Ricardo Romero é cientista político, analista internacional, mantém uma coluna no jornal Tiempo Argentino e publicou recentemente o livro El Brasil de Bolsonaro, no qual analisa a conjuntura que levou o País a eleger o ex-capitão logo após a década dourada dos progressistas no poder no continente latino-americano. Segundo o especialista, estudioso da política regional, a crise das democracias não é um fenômeno isolado ou recente. “As elites latino-americanos têm encontrado diferentes formas de restringir ou proibir candidaturas de que não gostam.” Um dos fatores que permitem o surgimento de candidatos de fora da política tradicional, diz, tem a ver justamente com a popularização de um discurso vazio de combate à corrupção. “O desgaste é intencional, justamente o grande problema que tiveram no Brasil é que a mesma erosão do PT, acusado de corrupção, impactou todas as forças políticas. Isso gera o cenário perfeito para o surgimento de outsiders, de novas expressões políticas da ultradireita.”
CartaCapital: O senhor acompanhou todo o processo eleitoral no Brasil em 2018, desde o aparecimento de Bolsonaro como um candidato a não ser levado a sério até o momento em que ele arrebatou o cargo mais importante do País. Como avalia esse momento? O que o senhor acha que aconteceu com o povo brasileiro ao passar de Lula para Bolsonaro?

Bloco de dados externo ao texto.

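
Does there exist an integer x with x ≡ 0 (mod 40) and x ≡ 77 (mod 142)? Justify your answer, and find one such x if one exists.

Both moduli are multiples of 2 = gcd(40, 142), so any solution would satisfy x ≡ 0 and x ≡ 77 modulo 2 simultaneously.
However 0 ≡ 0 and 77 ≡ 1 (mod 2), and 0 ≠ 1.
Therefore no such x exists.

No, no such integer exists.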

Ricardo Romero: No meu livro, chamado O Brasil de Bolsonaro, analiso o panorama político do seu país desde o golpe contra Dilma Rousseff. De como esse golpe foi construído e se transformou no ponto intermediário que culminou na anulação da candidatura do ex-presidente Lula. Esse é o primeiro fato que deve ser assinalado. Não é que a sociedade brasileira esteja se voltando totalmente para a direita, porque também não é que exista um veto específico para um candidato de esquerda. O Lula foi o favorito nas eleições de 2018, mas ele não pôde concorrer. Nesse quadro, é necessário compreender que a candidatura de Bolsonaro foi construída a partir disso. Outro ponto importante é que nesse processo que culminou no golpe de Estado, todo o establishment político deixou de constituir um candidato, tanto no espectro tradicional da política de direita brasileira quanto na social-democracia representada pelo PSDB ou MDB. Tanto os tucanos quanto os emedebistas estavam muito deslegitimados, muito desgastados. Na verdade, grande parte da corrupção da qual os governos petistas foram acusados era fruto de gestões do MDB. Então, as mesmas causas daquele sangramento político motivaram o golpe, mas não puderam gerar uma mudança política. O cenário é ocupado, então, por um candidato que começou a aglomerar o espectro político contrário a uma volta de Lula, um establishment que fez todo o necessário para gerar a anulação da sua candidatura. Hoje sabemos que foi tudo armado pelo então juiz Sergio Moro e isso impediu a eleição do Lula, e que, em certa medida, também houve um segundo turno, no qual o PT perdeu por muito pouco com Fernando Haddad. Bolsonaro venceu, mas não conseguiu consolidar esse espectro antipetista.